NOTE: This is different from the metric that is specified in the Processor which defines how to calculate
one or more evaluation metric values from the prediction and target sets. The metric variable in this
function specifies the name of one particular metric value, or it is a method to calculate a value from
the result returned by the Processor metric.
- `mode`: When set to "min", training stops if the metric does not continue to decrease. When set to "max",
training stops if the metric does not continue to increase.
- `patience`: How many evaluations with no improvement to perform before stopping training.
- `min_delta`: Minimum difference to the previous best value to count as an improvement.
- `min_evals`: Minimum number of evaluations to perform before checking that the evaluation metric is
improving.

<a id="early_stopping.EarlyStopping.check_stopping"></a>

#### EarlyStopping.check\_stopping

```python
def check_stopping(eval_result: List[Dict]) -> Tuple[bool, bool, float]
```

Provides the evaluation value for the current evaluation. Returns true if stopping should occur.
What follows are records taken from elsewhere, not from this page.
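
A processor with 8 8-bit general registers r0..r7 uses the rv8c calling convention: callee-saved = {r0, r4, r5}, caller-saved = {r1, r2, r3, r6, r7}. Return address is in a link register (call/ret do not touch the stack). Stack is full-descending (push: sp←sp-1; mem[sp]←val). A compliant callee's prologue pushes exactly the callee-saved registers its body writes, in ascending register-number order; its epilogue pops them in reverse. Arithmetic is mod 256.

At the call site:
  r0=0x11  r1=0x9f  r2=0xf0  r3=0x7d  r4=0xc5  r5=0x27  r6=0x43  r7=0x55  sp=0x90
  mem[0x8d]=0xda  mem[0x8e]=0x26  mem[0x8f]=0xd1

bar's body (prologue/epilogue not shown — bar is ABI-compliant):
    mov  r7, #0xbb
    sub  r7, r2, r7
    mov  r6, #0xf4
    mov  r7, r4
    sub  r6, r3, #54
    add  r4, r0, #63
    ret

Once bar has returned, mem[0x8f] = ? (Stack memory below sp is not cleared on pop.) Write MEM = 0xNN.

MEM = 0xc5

prologue: push r4 -> mem[0x8f]=0xc5, sp=0x8f
body[0] mov  r7, #0xbb -> r7=0xbb
body[1] sub  r7, r2, r7 -> r7=0x35
body[2] mov  r6, #0xf4 -> r6=0xf4
body[3] mov  r7, r4 -> r7=0xc5
body[4] sub  r6, r3, #54 -> r6=0x47
body[5] add  r4, r0, #63 -> r4=0x50
epilogue: pop r4=0xc5, sp=0x90
prologue pushed ['r4'] at ['0x8f']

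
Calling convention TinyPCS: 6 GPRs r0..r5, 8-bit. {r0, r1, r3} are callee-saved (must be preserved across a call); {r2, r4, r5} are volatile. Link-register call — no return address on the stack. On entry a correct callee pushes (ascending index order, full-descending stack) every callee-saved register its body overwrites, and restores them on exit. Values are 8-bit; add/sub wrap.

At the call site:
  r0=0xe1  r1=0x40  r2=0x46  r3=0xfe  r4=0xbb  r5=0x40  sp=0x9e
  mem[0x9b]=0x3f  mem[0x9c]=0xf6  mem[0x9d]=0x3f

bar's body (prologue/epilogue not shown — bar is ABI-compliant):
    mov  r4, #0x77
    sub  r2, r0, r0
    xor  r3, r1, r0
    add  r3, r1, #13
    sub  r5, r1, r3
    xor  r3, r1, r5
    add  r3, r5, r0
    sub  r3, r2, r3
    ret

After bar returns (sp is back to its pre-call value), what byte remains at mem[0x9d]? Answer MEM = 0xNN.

prologue: push r3 -> mem[0x9d]=0xfe, sp=0x9d
body[0] mov  r4, #0x77 -> r4=0x77
body[1] sub  r2, r0, r0 -> r2=0x00
body[2] xor  r3, r1, r0 -> r3=0xa1
body[3] add  r3, r1, #13 -> r3=0x4d
body[4] sub  r5, r1, r3 -> r5=0xf3
body[5] xor  r3, r1, r5 -> r3=0xb3
body[6] add  r3, r5, r0 -> r3=0xd4
body[7] sub  r3, r2, r3 -> r3=0x2c
epilogue: pop r3=0xfe, sp=0x9e
prologue pushed ['r3'] at ['0x9d']

MEM = 0xfe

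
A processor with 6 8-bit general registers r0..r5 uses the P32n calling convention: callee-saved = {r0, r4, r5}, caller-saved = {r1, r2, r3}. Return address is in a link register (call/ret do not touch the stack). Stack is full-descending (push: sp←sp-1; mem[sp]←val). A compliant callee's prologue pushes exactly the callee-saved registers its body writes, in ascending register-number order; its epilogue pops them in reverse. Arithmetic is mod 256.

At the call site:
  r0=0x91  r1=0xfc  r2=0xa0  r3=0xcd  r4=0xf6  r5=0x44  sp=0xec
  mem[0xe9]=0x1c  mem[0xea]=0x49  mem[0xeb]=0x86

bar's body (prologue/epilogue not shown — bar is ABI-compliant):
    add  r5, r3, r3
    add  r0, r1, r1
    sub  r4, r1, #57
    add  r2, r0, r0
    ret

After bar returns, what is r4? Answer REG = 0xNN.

REG = 0xf6

prologue: push r0 -> mem[0xeb]=0x91, sp=0xeb
prologue: push r4 -> mem[0xea]=0xf6, sp=0xea
prologue: push r5 -> mem[0xe9]=0x44, sp=0xe9
body[0] add  r5, r3, r3 -> r5=0x9a
body[1] add  r0, r1, r1 -> r0=0xf8
body[2] sub  r4, r1, #57 -> r4=0xc3
body[3] add  r2, r0, r0 -> r2=0xf0
epilogue: pop r5=0x44, sp=0xea
epilogue: pop r4=0xf6, sp=0xeb
epilogue: pop r0=0x91, sp=0xec
r4 is callee-saved -> restored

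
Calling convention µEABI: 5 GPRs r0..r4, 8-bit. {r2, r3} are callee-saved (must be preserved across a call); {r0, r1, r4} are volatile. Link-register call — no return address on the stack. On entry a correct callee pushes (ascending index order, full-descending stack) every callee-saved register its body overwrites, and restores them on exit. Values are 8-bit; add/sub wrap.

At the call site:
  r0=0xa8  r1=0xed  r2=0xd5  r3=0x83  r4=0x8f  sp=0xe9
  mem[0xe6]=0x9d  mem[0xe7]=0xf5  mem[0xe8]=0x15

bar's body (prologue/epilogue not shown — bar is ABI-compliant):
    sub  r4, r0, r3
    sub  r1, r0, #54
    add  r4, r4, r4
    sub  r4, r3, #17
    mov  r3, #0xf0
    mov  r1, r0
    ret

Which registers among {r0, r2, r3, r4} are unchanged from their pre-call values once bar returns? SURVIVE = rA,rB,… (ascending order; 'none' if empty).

prologue: push r3 → mem[0xe8]=0x83, sp=0xe8
body[0] sub  r4, r0, r3 → r4=0x25
body[1] sub  r1, r0, #54 → r1=0x72
body[2] add  r4, r4, r4 → r4=0x4a
body[3] sub  r4, r3, #17 → r4=0x72
body[4] mov  r3, #0xf0 → r3=0xf0
body[5] mov  r1, r0 → r1=0xa8
epilogue: pop r3=0x83, sp=0xe9
r0: caller-saved, written=False
r2: callee-saved, written=False
r3: callee-saved, written=True
r4: caller-saved, written=True

SURVIVE = r0,r2,r3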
This saves the model if you provided `self.save_dir` when initializing `EarlyStopping`.

**Arguments**:

- `eval_result`: The current evaluation result which consists of a list of dictionaries, one for each
prediction head. Each dictionary contains the metrics and reports generated during evaluation.

**Returns**:

A tuple (stopprocessing, savemodel, eval_value) indicating if processing should be stopped
and if the current model should get saved and the evaluation value used.